Example: our campaign, internally, for Chef Linton Hopkins of Restaurant Eugene back in 2006 - 2008 was "Linton Loves You More than Your Grandmother" -- (okay, so we don't say that outside the four walls of our office, but when you think back about the stories that came out about Linton, you kind of get the point. It was the beginning of the media focus on canning, preserving and pickling...
Similar story -- A few years ago we received a call from Sean Brock...he had left Nashville's Capitol Grille at The Hermitage Hotel for the then 224-year-old McCrady's in Charleston. We are often asked what our relationship is with folks - I guess you would call it a "case study" of sorts. The deal with Sean is that when he arrived in Charleston he was really young, and really enthusiastic about using science to make food realize its fullest potential. Deal is, a lot of the hype focused on his use of science...not on the whys but on the hows, if you will. Our job was to use public relations and graphic design to tell a different story. The story we told was about "The Dirt Farmer Chef" (I personally had a lot of other names for the campaign but co-worker Kempten made me keep this one squeaky clean).
First up, we wrote the story via the media kit -- this media kit was so fun to write and produce - it included stints hanging out with Sean and his pigs on Wadmalaw Island, eating pickled eggs and beef jerky. Here is the old kit - we wrote it, handled all the photos (Jeff / Garnish Photography), pitched the stories, developed events and designed some pretty compelling visuals to go along with all promotions.
We handled the redevelopment of the restaurant's website which launched in November of 2008. We won the Bronze Medal Horizon Interactive Award in 2009 for the McCrady's site. (The Green Olive Media Design Team won four awards for sites that year from Horizon -- including a gold medal for the Richard Blais site.)
Filmed the Food Network's "The Next Great Chef" in 2008 and then "Iron Chef America" in 2009.
(This was a time in which Sean was nominated for James Beard "Rising Star Chef" award along with a couple other GOM clients.)
We traveled a lot with Sean (the owners of McCrady's didn't exactly love how much he was out of the kitchen, but I think it paid off). We pitched for placement in events all over the south from the Viking Range Headquarters in Greenwood, MS to the Chelsea Market in NYC so that Sean could tell people about Jimmy Red corn and go on about seed saving. We booked media desk side visits...you know...the general PR stuff.
We worked with Sean to place him in articles which focused less on molecular gastronomy and more on the farm-to-table work of which he was most proud:
Placement of a story in the Wall Street Journal on his creamed kimchee (with lovely supporting photos from Jeff). This highlighted Sean's love of mixing southern ingredients (mustard greens, collards) with Korean flavors and technique (the result of too much time spent boozing with Chef David Chang).

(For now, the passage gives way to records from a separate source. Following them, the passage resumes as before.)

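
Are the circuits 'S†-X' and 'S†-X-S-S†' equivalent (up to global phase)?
Yes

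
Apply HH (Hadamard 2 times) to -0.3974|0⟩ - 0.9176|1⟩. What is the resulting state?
-0.3974|0⟩ - 0.9176|1⟩

H² = I, so an even number of Hadamards cancels: H^2 = I and the state is unchanged.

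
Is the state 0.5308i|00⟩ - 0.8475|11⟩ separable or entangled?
Entangled

Writing the state as a|00⟩ + b|01⟩ + c|10⟩ + d|11⟩, it is a product state iff ad − bc = 0.
Here (a, b, c, d) = (0.5308i, 0, 0, -0.8475): ad − bc = (0.5308i)(-0.8475) − (0)(0) = -0.4499i ≠ 0, so the state is entangled.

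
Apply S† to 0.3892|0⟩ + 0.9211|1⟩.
0.3892|0⟩ - 0.9211i|1⟩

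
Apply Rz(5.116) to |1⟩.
(-0.8345 + 0.551i)|1⟩

Rz(5.116) = [[e^(−iθ/2), 0], [0, e^(iθ/2)]] with e^(±iθ/2) = cos(θ/2) ± i·sin(θ/2); θ = 5.116, cos(θ/2) ≈ -0.834488, sin(θ/2) ≈ 0.551026.
With a = amp(|0⟩) = 0 and b = amp(|1⟩) = 1:
new amp(|0⟩) = (-0.834488 - 0.551026i)·a = 0
new amp(|1⟩) = (-0.834488 + 0.551026i)·b = (-0.8345 + 0.551i)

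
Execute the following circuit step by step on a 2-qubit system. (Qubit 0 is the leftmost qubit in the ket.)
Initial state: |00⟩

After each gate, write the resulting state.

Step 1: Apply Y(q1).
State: i|01⟩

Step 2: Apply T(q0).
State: i|01⟩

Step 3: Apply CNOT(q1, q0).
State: i|11⟩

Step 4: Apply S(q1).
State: -|11⟩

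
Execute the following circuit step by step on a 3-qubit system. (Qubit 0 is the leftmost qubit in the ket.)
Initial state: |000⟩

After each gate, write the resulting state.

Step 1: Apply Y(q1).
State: i|010⟩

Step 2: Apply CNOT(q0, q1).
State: i|010⟩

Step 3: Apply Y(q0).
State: -|110⟩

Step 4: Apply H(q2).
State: -1/√2|110⟩ - 1/√2|111⟩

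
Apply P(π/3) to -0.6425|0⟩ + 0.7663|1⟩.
-0.6425|0⟩ + (0.3832 + 0.6636i)|1⟩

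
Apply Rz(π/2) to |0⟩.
(1/√2 - (1/√2)i)|0⟩

Rz(π/2) = [[e^(−iθ/2), 0], [0, e^(iθ/2)]] with e^(±iθ/2) = cos(θ/2) ± i·sin(θ/2); θ = π/2, cos(θ/2) ≈ 0.707107, sin(θ/2) ≈ 0.707107.
With a = amp(|0⟩) = 1 and b = amp(|1⟩) = 0:
new amp(|0⟩) = (0.707107 - 0.707107i)·a = (1/√2 - (1/√2)i)
new amp(|1⟩) = (0.707107 + 0.707107i)·b = 0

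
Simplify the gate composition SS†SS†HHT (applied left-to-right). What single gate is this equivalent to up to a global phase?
T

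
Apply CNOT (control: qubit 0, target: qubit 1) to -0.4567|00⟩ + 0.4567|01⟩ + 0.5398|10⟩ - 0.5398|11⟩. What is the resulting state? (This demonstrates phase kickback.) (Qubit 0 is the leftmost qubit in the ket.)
-0.4567|00⟩ + 0.4567|01⟩ - 0.5398|10⟩ + 0.5398|11⟩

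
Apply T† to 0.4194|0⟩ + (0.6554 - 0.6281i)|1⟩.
0.4194|0⟩ + (0.0193 - 0.9076i)|1⟩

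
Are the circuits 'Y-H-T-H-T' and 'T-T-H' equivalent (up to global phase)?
No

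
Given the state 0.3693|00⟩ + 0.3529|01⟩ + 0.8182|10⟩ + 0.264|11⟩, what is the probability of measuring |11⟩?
0.0697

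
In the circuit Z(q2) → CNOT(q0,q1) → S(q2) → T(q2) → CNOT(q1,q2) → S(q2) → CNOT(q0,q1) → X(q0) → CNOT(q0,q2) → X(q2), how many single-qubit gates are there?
6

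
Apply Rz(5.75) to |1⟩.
(-0.9647 + 0.2634i)|1⟩

Rz(5.75) = [[e^(−iθ/2), 0], [0, e^(iθ/2)]] with e^(±iθ/2) = cos(θ/2) ± i·sin(θ/2); θ = 5.75, cos(θ/2) ≈ -0.964674, sin(θ/2) ≈ 0.263446.
With a = amp(|0⟩) = 0 and b = amp(|1⟩) = 1:
new amp(|0⟩) = (-0.964674 - 0.263446i)·a = 0
new amp(|1⟩) = (-0.964674 + 0.263446i)·b = (-0.9647 + 0.2634i)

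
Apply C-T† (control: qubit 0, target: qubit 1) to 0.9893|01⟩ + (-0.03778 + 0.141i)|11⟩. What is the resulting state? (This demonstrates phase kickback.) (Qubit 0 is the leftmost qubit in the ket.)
0.9893|01⟩ + (0.07299 + 0.1264i)|11⟩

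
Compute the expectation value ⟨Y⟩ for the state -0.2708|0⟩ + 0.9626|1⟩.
0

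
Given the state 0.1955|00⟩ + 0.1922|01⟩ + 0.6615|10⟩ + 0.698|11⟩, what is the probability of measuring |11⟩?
0.4872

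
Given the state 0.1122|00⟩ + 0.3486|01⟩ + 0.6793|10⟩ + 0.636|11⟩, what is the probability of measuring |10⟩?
0.4614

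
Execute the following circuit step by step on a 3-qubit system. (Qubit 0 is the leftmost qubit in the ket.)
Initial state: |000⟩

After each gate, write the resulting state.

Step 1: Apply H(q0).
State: 1/√2|000⟩ + 1/√2|100⟩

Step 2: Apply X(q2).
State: 1/√2|001⟩ + 1/√2|101⟩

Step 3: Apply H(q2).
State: 1/2|000⟩ - 1/2|001⟩ + 1/2|100⟩ - 1/2|101⟩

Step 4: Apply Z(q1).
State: 1/2|000⟩ - 1/2|001⟩ + 1/2|100⟩ - 1/2|101⟩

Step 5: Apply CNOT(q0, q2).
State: 1/2|000⟩ - 1/2|001⟩ - 1/2|100⟩ + 1/2|101⟩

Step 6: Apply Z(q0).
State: 1/2|000⟩ - 1/2|001⟩ + 1/2|100⟩ - 1/2|101⟩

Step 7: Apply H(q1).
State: 1/√8|000⟩ - 1/√8|001⟩ + 1/√8|010⟩ - 1/√8|011⟩ + 1/√8|100⟩ - 1/√8|101⟩ + 1/√8|110⟩ - 1/√8|111⟩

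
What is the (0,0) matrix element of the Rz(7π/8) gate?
(0.1951 - 0.9808i)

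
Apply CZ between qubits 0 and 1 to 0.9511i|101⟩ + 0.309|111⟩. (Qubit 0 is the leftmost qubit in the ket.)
0.9511i|101⟩ - 0.309|111⟩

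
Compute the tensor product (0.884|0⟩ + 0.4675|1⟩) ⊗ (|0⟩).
0.884|00⟩ + 0.4675|10⟩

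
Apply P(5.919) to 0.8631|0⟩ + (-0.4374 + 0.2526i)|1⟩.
0.8631|0⟩ + (-0.3187 + 0.3918i)|1⟩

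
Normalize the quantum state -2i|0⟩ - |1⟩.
-0.8944i|0⟩ - 1/√5|1⟩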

I remember when Sean called to tell me that it was D-Day for his first pigs -- he was like a little kid. Here is the blog post with pics of his babies. Of course we spread the heck out of this sentiment via social media.
We worked with our great friend, writer John Kessler and Beverly Stephen for several months to tell the story of the first farm Sean ran, which, thanks to Beverly, was featured in Food Arts (also shot by Jeff) in June 2009.
We pitched the heck out of the State of South Carolina g-men to help get the message out about this chef who cared so much about the history of the food to eventually yield the "Discover South Carolina" campaign.
We planned crazy fun events pairing Sean with our other clients at the time -- pairing great chefs together sometimes really strengthens the message....we hooked him up with Richard Blais on the heels of his 'Top Chef' run...with John B. Shields and Karen Urie of Town House in Virginia, Anne Quatrano in Atlanta, etc...
We drove our pals at Southern Living, Martha Stewart, and JJ Goode crazy until we could get them to give nods....
Of course we always tried to keep the stories on brand - and on the campaign we were focused on - i.e., "Southern Comfort." Details Magazine...great to spread the message beyond the foodie mags.
The "Dirt Farmer Chef" campaign ended in 2009 - we no longer handle PR for McCrady's...the owners wanted to go with someone living in Charleston.
We are still close friends with Sean (and still occasionally fall victim to his ever-present pocket stash of whiskey).
We are very proud of Sean. The campaign message has changed with the new guard, but to us, he is still the chain wallet-wearing, southwest Virginia country redneck who we love with all of our hearts (only now he has the money to buy Billy Reid.